# Low watt JTM45 build?



## zerorez (Jul 4, 2008)

Any amp builders in Canada offer a low watt marshall JTM45 build with 6V6 output tubes in the range of 15 watts?


----------



## Louis (Apr 26, 2008)

I know a great amp builder who built me my JTM 45,
His name is Jf Laplante , he lives near Montreal close to Gatineau-Ottawa

Let me know if interested, he's a good friend of mine


Louis


----------



## Louis (Apr 26, 2008)

I got his email if you have any questions to ask
even if you don't choose him ,he will help


[email protected]


----------



## traynor_garnet (Feb 22, 2006)

At the risk of spamming, _this can_ me modded for 6v6s _very _easily. Voila, low powered JTM 45.

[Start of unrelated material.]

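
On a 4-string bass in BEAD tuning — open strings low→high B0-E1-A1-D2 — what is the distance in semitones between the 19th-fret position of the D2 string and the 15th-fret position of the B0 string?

D2 at fret 19 → A3 (MIDI 57); B0 at fret 15 → D2 (MIDI 38).
57 − 38 = 19, so the two pitches are 19 semitones apart, with A3 the higher.

19 semitones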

http://www.guitarscanada.com/showth...ipt-Logo-Tube-Rectified-Bassmaster&highlight=

TG


----------



## keto (May 23, 2006)

Trinity's 18 watter can be built at least 4, maybe 5 different ways, ie, TMB, etc. They don't detail it that much on their sales page but their forum is full of info.


----------



## zerorez (Jul 4, 2008)

Thanks Keto, I posted the same question over on the Trinity forum for Stephen.


----------



## WCGill (Mar 27, 2009)

Just finished one last night, not a kit however.


----------